Se c’è una costante in questo Cagliari, è la voglia di provarci fino alla fine. Peccato che, oltre
all’impegno, servano anche organizzazione e qualità, due elementi che continuano a latitare. Contro
la Lazio la squadra ha lottato, ha mostrato sprazzi di carattere, ma alla fine si è arresa sotto il peso
delle sue solite fragilità. Un copione già visto troppe volte.
Caprile ha fatto il possibile e anche di più, evitando un passivo più pesante con interventi da
applausi. Nulla ha potuto sui gol subiti, ma senza di lui la partita sarebbe finita molto prima.
In difesa, Augello è partito con buone intenzioni, salvo poi spegnersi lentamente. Luperto ha tenuto
in piedi la baracca fino a un certo punto, poi ha iniziato a perdere gli avversari di vista. Mina,
invece, si è trovato in una posizione più avanzata rispetto al solito, lasciando dietro di sé praterie
che la Lazio ha sfruttato senza pietà.
Un errore tattico che è costato caro e che ha consegnato la
partita agli avversari.
Zappa ha cercato di metterci anima e corpo, ma con scarsi risultati. L’ingresso di Pavoletti è stato
talmente ininfluente da passare quasi inosservato.
Felici è stato tra i pochi a creare scompiglio sulla fascia, ma la sua generosità non è stata
accompagnata dalla precisione. Adopo e Makoumbou hanno rincorso gli avversari più che proporre
gioco, mentre Viola, almeno, ha messo lo zampino sul gol rossoblù con un corner perfetto.
Piccoli, questa volta, ha abbinato alla solita dedizione anche la concretezza, trovando il gol del
pareggio. Peccato che intorno a lui mancasse il supporto necessario per cambiare l’inerzia
della gara.
Sul fronte delle scelte, Nicola ha dato un’identità alla squadra, ma ha commesso l’errore di inserire
Kingston troppo tardi, quando la partita aveva già preso una piega sfavorevole.

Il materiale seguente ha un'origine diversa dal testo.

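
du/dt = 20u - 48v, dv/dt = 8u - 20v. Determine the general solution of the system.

u(t) = -3K_1e^(4t) + 2K_2e^(-4t), v(t) = -K_1e^(4t) + K_2e^(-4t)

Coefficient matrix A = [[20, -48], [8, -20]].
Characteristic polynomial det(A - λI) = λ^2 - 16 = 0.
Eigenvalues λ = 4, -4.
For λ=4: (A-λI) row 1 is [16, -48], so an eigenvector is (-3, -1).
For λ=-4: (A-λI) row 1 is [24, -48], so an eigenvector is (2, 1).
General solution: K_1e^(4t)(-3,-1) + K_2e^(-4t)(2,1).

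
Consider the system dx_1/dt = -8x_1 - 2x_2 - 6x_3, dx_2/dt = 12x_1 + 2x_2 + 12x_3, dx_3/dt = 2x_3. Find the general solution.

x_1(t) = -C_1e^(2t) - C_2e^(-2t) + C_3e^(-4t), x_2(t) = 2C_1e^(2t) + 3C_2e^(-2t) - 2C_3e^(-4t), x_3(t) = C_1e^(2t)

Coefficient matrix A = [[-8, -2, -6], [12, 2, 12], [0, 0, 2]].
det(A - λI) = 0 gives eigenvalues λ = 2, -2, -4.
For λ=2: eigenvector (-1,2,1).
For λ=-2: eigenvector (-1,3,0).
For λ=-4: eigenvector (1,-2,0).
General solution: C_1e^(2t)(-1,2,1) + C_2e^(-2t)(-1,3,0) + C_3e^(-4t)(1,-2,0).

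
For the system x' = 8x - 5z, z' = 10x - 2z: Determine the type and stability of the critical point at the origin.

unstable spiral

A = [[8,-5],[10,-2]]; det(A-λI) = λ^2 - 6λ + 34.
λ = 3 ± 5i: positive real part.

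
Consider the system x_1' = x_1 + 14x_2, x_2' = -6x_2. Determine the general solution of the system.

x_1(t) = K_1e^(t) - 2K_2e^(-6t), x_2(t) = K_2e^(-6t)

Coefficient matrix A = [[1, 14], [0, -6]].
Characteristic polynomial det(A - λI) = λ^2 + 5λ - 6 = 0.
Eigenvalues λ = 1, -6.
For λ=1: (A-λI) row 1 is [0, 14], so an eigenvector is (1, 0).
For λ=-6: (A-λI) row 1 is [7, 14], so an eigenvector is (-2, 1).
General solution: K_1e^(t)(1,0) + K_2e^(-6t)(-2,1).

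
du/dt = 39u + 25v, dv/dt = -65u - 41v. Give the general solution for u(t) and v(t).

u(t) = -K_1e^(-t)sin(5t) - 2K_1e^(-t)cos(5t) - 2K_2e^(-t)sin(5t) + K_2e^(-t)cos(5t), v(t) = 2K_1e^(-t)sin(5t) + 3K_1e^(-t)cos(5t) + 3K_2e^(-t)sin(5t) - 2K_2e^(-t)cos(5t)

Coefficient matrix A = [[39, 25], [-65, -41]].
Characteristic polynomial det(A - λI) = λ^2 + 2λ + 26 = 0.
Eigenvalues λ = -1 ± 5i (complex conjugate pair).
For λ=-1+5i: an eigenvector is (-2,3) - i(-1,2) = (-2 + i, 3 - 2i).
A real fundamental pair from Re and Im of e^((-1+5i)t)v: X_1 = e^(-t)(cos(5t)·(-2,3) + sin(5t)·(-1,2)), X_2 = e^(-t)(sin(5t)·(-2,3) - cos(5t)·(-1,2)).
General solution: K_1X_1 + K_2X_2.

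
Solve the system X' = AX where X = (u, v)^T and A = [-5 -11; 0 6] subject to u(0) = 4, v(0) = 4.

u(t) = -4e^(6t) + 8e^(-5t), v(t) = 4e^(6t)

Coefficient matrix A = [[-5, -11], [0, 6]].
Characteristic polynomial det(A - λI) = λ^2 - λ - 30 = 0.
Eigenvalues λ = 6, -5.
For λ=6: (A-λI) row 1 is [-11, -11], so an eigenvector is (1, -1).
For λ=-5: (A-λI) row 1 is [0, -11], so an eigenvector is (1, 0).
General solution: K_1e^(6t)(1,-1) + K_2e^(-5t)(1,0).
Applying u(0)=4, v(0)=4 gives K_1=-4, K_2=8.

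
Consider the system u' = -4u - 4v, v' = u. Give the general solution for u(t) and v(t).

u(t) = -2C_1e^(-2t) - 2C_2te^(-2t) + C_2e^(-2t), v(t) = C_1e^(-2t) + C_2te^(-2t)

Coefficient matrix A = [[-4, -4], [1, 0]].
Characteristic polynomial det(A - λI) = λ^2 + 4λ + 4 = 0.
Single eigenvalue λ = -2 with algebraic multiplicity 2.
Eigenvector v = (-2,1); generalized eigenvector w with (A-λI)w=v is (1,0).
General solution: e^(-2t)[C_1·v + C_2·(t·v + w)].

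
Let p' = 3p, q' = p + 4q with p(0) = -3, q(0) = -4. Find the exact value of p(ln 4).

-192

A = [[3,0],[1,4]]; eigenvalues λ = 3, 4.
Eigenvectors: (-1,1) for λ=3, (0,-1) for λ=4.
From the initial condition, c_1 = 3, c_2 = 7.
p(ln 4) = (3)(4^3)(-1) + (7)(4^4)(0) = -192.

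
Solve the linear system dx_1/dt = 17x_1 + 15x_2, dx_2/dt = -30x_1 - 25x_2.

x_1(t) = -2K_1e^(-4t)sin(3t) - K_1e^(-4t)cos(3t) - K_2e^(-4t)sin(3t) + 2K_2e^(-4t)cos(3t), x_2(t) = 3K_1e^(-4t)sin(3t) + K_1e^(-4t)cos(3t) + K_2e^(-4t)sin(3t) - 3K_2e^(-4t)cos(3t)

Coefficient matrix A = [[17, 15], [-30, -25]].
Characteristic polynomial det(A - λI) = λ^2 + 8λ + 25 = 0.
Eigenvalues λ = -4 ± 3i (complex conjugate pair).
For λ=-4+3i: an eigenvector is (-1,1) - i(-2,3) = (-1 + 2i, 1 - 3i).
A real fundamental pair from Re and Im of e^((-4+3i)t)v: X_1 = e^(-4t)(cos(3t)·(-1,1) + sin(3t)·(-2,3)), X_2 = e^(-4t)(sin(3t)·(-1,1) - cos(3t)·(-2,3)).
General solution: K_1X_1 + K_2X_2.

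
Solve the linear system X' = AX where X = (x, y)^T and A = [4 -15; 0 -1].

Coefficient matrix A = [[4, -15], [0, -1]].
Characteristic polynomial det(A - λI) = λ^2 - 3λ - 4 = 0.
Eigenvalues λ = -1, 4.
For λ=-1: (A-λI) row 1 is [5, -15], so an eigenvector is (-3, -1).
For λ=4: (A-λI) row 1 is [0, -15], so an eigenvector is (1, 0).
General solution: c_1e^(-t)(-3,-1) + c_2e^(4t)(1,0).

x(t) = -3c_1e^(-t) + c_2e^(4t), y(t) = -c_1e^(-t)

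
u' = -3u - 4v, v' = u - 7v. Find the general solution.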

Una sostituzione
anticipata di 10-15 minuti avrebbe potuto fare la differenza. Però va riconosciuto un
merito: stavolta ha parlato chiaro, ammettendo in conferenza stampa che non gli è stato preso
ciò che aveva richiesto. Già nei match precedenti aveva lasciato intendere di avere le mani legate,
ma stavolta non ha lasciato spazio a interpretazioni.
Ed eccoci al nodo cruciale: il mercato.
Se qualcuno sperava in rinforzi all’altezza, avrà ricevuto
l’ennesima delusione. Due prestiti in entrata: uno valido, ma destinato a tornare alla base perché
costa troppo, e l’altro prelevato dal Qatar, come se la Serie A fosse il posto ideale per simili
scommesse.
Serviva una punta centrale? È arrivato un esterno d’attacco.
Serviva un terzino per rimpiazzare Azzi? Non pervenuto.
Ma se in entrata ci si è mossi a tentoni, in uscita si è fatto eccome: il problema è che l’unico
risultato è stato quello di indebolire ulteriormente la rosa. E ora? Contestare è rischioso, strappare
gli abbonamenti è inutile perché il danno è già fatto. Dopo 11 anni di questa storia, viene da
chiedersi: perché si continua a fare gli abbonamenti a giugno, sapendo come andrà a finire? È
forse una sorta di sindrome di Stoccolma calcistica che ci porta a credere, ogni volta, che la
prossima stagione sarà diversa?
La realtà è che la squadra lotta, ma paga scelte sbagliate. L’allenatore cerca di dare un’identità,
ma senza i giocatori giusti. Il mercato è stato disastroso. E l’epilogo? Lo stesso di sempre.